The restaurant focuses on seasonal ingredients. Photograph: Lizzie Deane

Through a discreet entrance on Stoke Newington Road we head up a slightly dingy set of what seem like back stairs along with hordes of excitable gig-goers.

EartH, Dalston’s recently opened arts venue in a former art deco cinema, plays on this rough-around-the-edges, warehouse feel.

Behind the double doors into EartH Kitchen however, it’s a different story.

A sleek bar runs most of the length of a huge, light space which is peppered with navy and mink table tops.

The sloping roof is the only reminder of the theatre above.

You can sense the newness – and smell the fresh paint – and this works with the modern design.

Having said that, it’s very much a work in progress when we visit on opening week, with some decorating yet to be finished in the lounge area towards the back.

Auro Foxcroft, the owner who also founded Village Underground in Shoreditch, tells me with a grin that a burst water pipe almost ruined the friends and family opening.
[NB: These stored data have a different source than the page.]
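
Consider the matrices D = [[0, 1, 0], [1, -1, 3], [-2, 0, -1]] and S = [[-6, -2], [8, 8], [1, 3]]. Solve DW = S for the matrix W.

Left-multiplying both sides by D⁻¹ gives W = D⁻¹S.
det D = -5; the adjugate gives D⁻¹ = [[-1/5, -1/5, -3/5], [1, 0, 0], [2/5, 2/5, 1/5]].
W = D⁻¹S = [[-1/5, -1/5, -3/5], [1, 0, 0], [2/5, 2/5, 1/5]] · [[-6, -2], [8, 8], [1, 3]] = [[-1, -3], [-6, -2], [1, 3]].

W = [[-1, -3], [-6, -2], [1, 3]]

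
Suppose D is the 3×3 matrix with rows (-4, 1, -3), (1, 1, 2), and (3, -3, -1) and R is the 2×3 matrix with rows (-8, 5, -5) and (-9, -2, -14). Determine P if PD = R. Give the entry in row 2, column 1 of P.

D is on the right of P, so right-multiply by D⁻¹: P = RD⁻¹.
det D = 5, so D⁻¹ = [[1, 2, 1], [7/5, 13/5, 1], [-6/5, -9/5, -1]].
P = RD⁻¹ = [[-8, 5, -5], [-9, -2, -14]] · [[1, 2, 1], [7/5, 13/5, 1], [-6/5, -9/5, -1]] = [[5, 6, 2], [5, 2, 3]].

5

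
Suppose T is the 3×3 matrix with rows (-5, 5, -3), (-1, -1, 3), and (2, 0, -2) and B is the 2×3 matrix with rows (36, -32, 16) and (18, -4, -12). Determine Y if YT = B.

Since T sits to the right of Y, Y = BT⁻¹.
T has determinant 4; T⁻¹ = [[1/2, 5/2, 3], [1, 4, 9/2], [1/2, 5/2, 5/2]].
Y = BT⁻¹ = [[36, -32, 16], [18, -4, -12]] · [[1/2, 5/2, 3], [1, 4, 9/2], [1/2, 5/2, 5/2]] = [[-6, 2, 4], [-1, -1, 6]].

Y = [[-6, 2, 4], [-1, -1, 6]]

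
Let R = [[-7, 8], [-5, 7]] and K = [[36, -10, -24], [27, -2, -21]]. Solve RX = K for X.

X = [[-4, 6, 0], [1, 4, -3]]

Left-multiplying both sides by R⁻¹ gives X = R⁻¹K.
det R = -9, so R⁻¹ = [[-7/9, 8/9], [-5/9, 7/9]].
X = R⁻¹K = [[-7/9, 8/9], [-5/9, 7/9]] · [[36, -10, -24], [27, -2, -21]] = [[-4, 6, 0], [1, 4, -3]].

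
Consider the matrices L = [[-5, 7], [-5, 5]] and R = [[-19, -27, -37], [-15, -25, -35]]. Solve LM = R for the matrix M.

M = [[1, 4, 6], [-2, -1, -1]]

L is on the left of M, so left-multiply by L⁻¹: M = L⁻¹R.
L has determinant 10; L⁻¹ = [[1/2, -7/10], [1/2, -1/2]].
M = L⁻¹R = [[1/2, -7/10], [1/2, -1/2]] · [[-19, -27, -37], [-15, -25, -35]] = [[1, 4, 6], [-2, -1, -1]].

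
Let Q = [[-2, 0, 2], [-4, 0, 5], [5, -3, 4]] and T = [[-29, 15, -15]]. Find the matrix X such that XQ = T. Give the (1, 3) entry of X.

Right-multiplying both sides by Q⁻¹ gives X = TQ⁻¹.
det Q = -6, so Q⁻¹ = [[-5/2, 1, 0], [-41/6, 3, -1/3], [-2, 1, 0]].
X = TQ⁻¹ = [[-29, 15, -15]] · [[-5/2, 1, 0], [-41/6, 3, -1/3], [-2, 1, 0]] = [[0, 1, -5]].

-5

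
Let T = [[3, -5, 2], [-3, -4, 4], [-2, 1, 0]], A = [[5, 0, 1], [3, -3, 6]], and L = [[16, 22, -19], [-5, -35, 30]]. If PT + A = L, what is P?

P = [[0, -5, 2], [4, 4, 4]]

PT = L − A = [[11, 22, -20], [-8, -32, 24]].
Since T sits to the right of P, P = (L − A)T⁻¹.
T has determinant 6; T⁻¹ = [[-2/3, 1/3, -2], [-4/3, 2/3, -3], [-11/6, 7/6, -9/2]].
P = (L − A)T⁻¹ = [[0, -5, 2], [4, 4, 4]].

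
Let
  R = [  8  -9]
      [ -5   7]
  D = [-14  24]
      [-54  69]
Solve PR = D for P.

P = [[2, 6], [-3, 6]]

Right-multiplying both sides by R⁻¹ gives P = DR⁻¹.
det R = 11, so R⁻¹ = [[7/11, 9/11], [5/11, 8/11]].
P = DR⁻¹ = [[-14, 24], [-54, 69]] · [[7/11, 9/11], [5/11, 8/11]] = [[2, 6], [-3, 6]].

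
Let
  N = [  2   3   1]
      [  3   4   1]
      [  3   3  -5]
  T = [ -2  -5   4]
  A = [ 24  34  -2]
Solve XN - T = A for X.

XN = A + T = [[22, 29, 2]].
Right-multiplying both sides by N⁻¹ gives X = (A + T)N⁻¹.
det N = 5, so N⁻¹ = [[-23/5, 18/5, -1/5], [18/5, -13/5, 1/5], [-3/5, 3/5, -1/5]].
X = (A + T)N⁻¹ = [[2, 5, 1]].

X = [[2, 5, 1]]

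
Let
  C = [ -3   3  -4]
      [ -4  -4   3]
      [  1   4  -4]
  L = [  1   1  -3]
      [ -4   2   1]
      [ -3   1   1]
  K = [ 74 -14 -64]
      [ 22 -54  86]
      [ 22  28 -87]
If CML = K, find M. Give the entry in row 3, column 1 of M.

-5

Isolating M: multiply by C⁻¹ from the left and L⁻¹ from the right, so M = C⁻¹KL⁻¹.
C has determinant -3; C⁻¹ = [[-4/3, 4/3, 7/3], [13/3, -16/3, -25/3], [4, -5, -8]].
det L = -4; the adjugate gives L⁻¹ = [[-1/4, 1, -7/4], [-1/4, 2, -11/4], [-1/2, 1, -3/2]].
C⁻¹K = [[-18, 12, -3], [20, -6, -11], [10, -10, 10]].
M = (C⁻¹K)L⁻¹ = [[3, 3, 3], [2, -3, -2], [-5, 0, -5]].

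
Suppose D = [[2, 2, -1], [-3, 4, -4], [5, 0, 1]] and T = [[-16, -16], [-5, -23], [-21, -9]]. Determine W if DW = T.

W = [[-5, -3], [-1, -2], [4, 6]]

Since D multiplies W on the left, W = D⁻¹T.
D has determinant -6; D⁻¹ = [[-2/3, 1/3, 2/3], [17/6, -7/6, -11/6], [10/3, -5/3, -7/3]].
W = D⁻¹T = [[-2/3, 1/3, 2/3], [17/6, -7/6, -11/6], [10/3, -5/3, -7/3]] · [[-16, -16], [-5, -23], [-21, -9]] = [[-5, -3], [-1, -2], [4, 6]].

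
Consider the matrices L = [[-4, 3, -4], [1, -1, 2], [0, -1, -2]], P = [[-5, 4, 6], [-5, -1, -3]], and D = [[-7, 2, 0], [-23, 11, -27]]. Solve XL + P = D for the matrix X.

XL = D − P = [[-2, -2, -6], [-18, 12, -24]].
Since L sits to the right of X, X = (D − P)L⁻¹.
det L = -6; the adjugate gives L⁻¹ = [[-2/3, -5/3, -1/3], [-1/3, -4/3, -2/3], [1/6, 2/3, -1/6]].
X = (D − P)L⁻¹ = [[1, 2, 3], [4, -2, 2]].

X = [[1, 2, 3], [4, -2, 2]]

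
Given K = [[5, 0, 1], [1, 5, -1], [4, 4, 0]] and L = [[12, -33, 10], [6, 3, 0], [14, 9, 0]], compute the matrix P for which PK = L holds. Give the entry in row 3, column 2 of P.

Since K sits to the right of P, P = LK⁻¹.
det K = 4; the adjugate gives K⁻¹ = [[1, 1, -5/4], [-1, -1, 3/2], [-4, -5, 25/4]].
P = LK⁻¹ = [[12, -33, 10], [6, 3, 0], [14, 9, 0]] · [[1, 1, -5/4], [-1, -1, 3/2], [-4, -5, 25/4]] = [[5, -5, -2], [3, 3, -3], [5, 5, -4]].

5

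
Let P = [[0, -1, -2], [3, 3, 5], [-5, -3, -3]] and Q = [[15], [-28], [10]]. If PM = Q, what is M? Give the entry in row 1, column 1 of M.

Left-multiplying both sides by P⁻¹ gives M = P⁻¹Q.
det P = 4; the adjugate gives P⁻¹ = [[3/2, 3/4, 1/4], [-4, -5/2, -3/2], [3/2, 5/4, 3/4]].
M = P⁻¹Q = [[3/2, 3/4, 1/4], [-4, -5/2, -3/2], [3/2, 5/4, 3/4]] · [[15], [-28], [10]] = [[4], [-5], [-5]].

4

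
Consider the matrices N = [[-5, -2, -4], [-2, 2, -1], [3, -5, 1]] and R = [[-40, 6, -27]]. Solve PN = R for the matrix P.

P = [[6, -1, -4]]

Right-multiplying both sides by N⁻¹ gives P = RN⁻¹.
det N = 1; the adjugate gives N⁻¹ = [[-3, 22, 10], [-1, 7, 3], [4, -31, -14]].
P = RN⁻¹ = [[-40, 6, -27]] · [[-3, 22, 10], [-1, 7, 3], [4, -31, -14]] = [[6, -1, -4]].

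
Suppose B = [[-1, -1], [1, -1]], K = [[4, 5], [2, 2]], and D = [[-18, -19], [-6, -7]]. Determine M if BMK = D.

Isolating M: multiply by B⁻¹ from the left and K⁻¹ from the right, so M = B⁻¹DK⁻¹.
det B = 2; the adjugate gives B⁻¹ = [[-1/2, 1/2], [-1/2, -1/2]].
det K = -2, so K⁻¹ = [[-1, 5/2], [1, -2]].
B⁻¹D = [[6, 6], [12, 13]].
M = (B⁻¹D)K⁻¹ = [[0, 3], [1, 4]].

M = [[0, 3], [1, 4]]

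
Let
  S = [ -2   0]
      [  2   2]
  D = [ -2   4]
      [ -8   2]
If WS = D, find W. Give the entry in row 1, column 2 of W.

2

S is on the right of W, so right-multiply by S⁻¹: W = DS⁻¹.
det S = -4, so S⁻¹ = [[-1/2, 0], [1/2, 1/2]].
W = DS⁻¹ = [[-2, 4], [-8, 2]] · [[-1/2, 0], [1/2, 1/2]] = [[3, 2], [5, 1]].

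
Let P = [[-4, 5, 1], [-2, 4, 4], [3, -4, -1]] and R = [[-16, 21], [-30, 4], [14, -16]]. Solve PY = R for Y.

Since P multiplies Y on the left, Y = P⁻¹R.
det P = -2, so P⁻¹ = [[-6, -1/2, -8], [-5, -1/2, -7], [2, 1/2, 3]].
Y = P⁻¹R = [[-6, -1/2, -8], [-5, -1/2, -7], [2, 1/2, 3]] · [[-16, 21], [-30, 4], [14, -16]] = [[-1, 0], [-3, 5], [-5, -4]].

Y = [[-1, 0], [-3, 5], [-5, -4]]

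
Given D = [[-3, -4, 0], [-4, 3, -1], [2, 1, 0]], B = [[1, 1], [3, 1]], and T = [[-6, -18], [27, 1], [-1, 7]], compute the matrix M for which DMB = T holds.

Isolating M: multiply by D⁻¹ from the left and B⁻¹ from the right, so M = D⁻¹TB⁻¹.
D has determinant 5; D⁻¹ = [[1/5, 0, 4/5], [-2/5, 0, -3/5], [-2, -1, -5]].
det B = -2, so B⁻¹ = [[-1/2, 1/2], [3/2, -1/2]].
D⁻¹T = [[-2, 2], [3, 3], [-10, 0]].
M = (D⁻¹T)B⁻¹ = [[4, -2], [3, 0], [5, -5]].

M = [[4, -2], [3, 0], [5, -5]]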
Music will be an important part of the restaurant, Foxcroft says. He hopes to have label takeovers and a regular jazz night.

In his eyes, the Kitchen is an evolving thing with bags of potential to try out new ideas. This is what makes it part of the wider EartH project, despite its outwardly contrasting look.

Head chef Chris Gillard, previously of St John, was attracted by these possibilities.

He wants to do twists on brasserie classics, focusing on quality, seasonal ingredients.

Head chef Chris Gillard is ‘inventive with veg’.
Photograph: Lizzie Deane

So griddled ox heart and chips, crispy polenta with fennel, and roast pork shoulder with chard and mustard are all coming out of the open kitchen.

We opt for a salad with butter beans and Romanesco, some braised squid and a potato and chorizo broth for starters.

The salad showcases Gillard’s inventiveness when it comes to veg, the huge butter beans infused with citrusy undertones and leeks to add a bit of crunch alongside the Romanesco.

Unusually styled as the star of what is almost a stew, the squid is complemented by sweet onions and fennel.

But it’s the broth that’s the real standout dish. It’s hearty and substantial with an impressive depth of flavour from the smokiness of the chorizo. It is, as Foxcroft put it, “like a cuddle”.

This focus on putting just a few ingredients on a plate but ensuring they all sing, individually and in unison, is continued in the mains.

The roast brill comes off the bone like butter, and is paired perfectly with a honey flavour coming through from the celeriac.

The braised lamb is everything you’d want it to be, juicy and tender, with turnip that cuts through the richness and a wonderful jus which my friend declares is “definitely better than mum’s Bisto”.

I want to eat everything on the intriguingly creative dessert menu but my stomach thinks otherwise. I sceptically order the trifle.

Of course, there was no need for me to sneer at the inclusion of this 70s classic – there are no reminders of granny’s disasters here, with fluffy sherry cream, a refreshing layer of rhubarb and, importantly, an absence of jelly.

Ginger stem pudding with butterscotch sauce is accompanied by some delicious ginger stem ice cream and is an appropriately indulgent end to the evening.

Special mention must also go the brilliantly playful cocktails.

Jaffa orange is added to my espresso martini while the polemo is punchy and spicy. And the avocado-based cocktail on will surely be a people pleaser.

The ambition of EartH Kitchen is matched only by the excitement that it engenders.

It will be an all-day space – “it’s too good not to use constantly”, Foxcroft says – with long opening hours and brunch on the weekends.

He is animated as he recounts an idea for having Sunday roasts where friends can sit around tables and help themselves.

The buzz is infectious. Brimming with potential, we can look forward to whatever it has in store.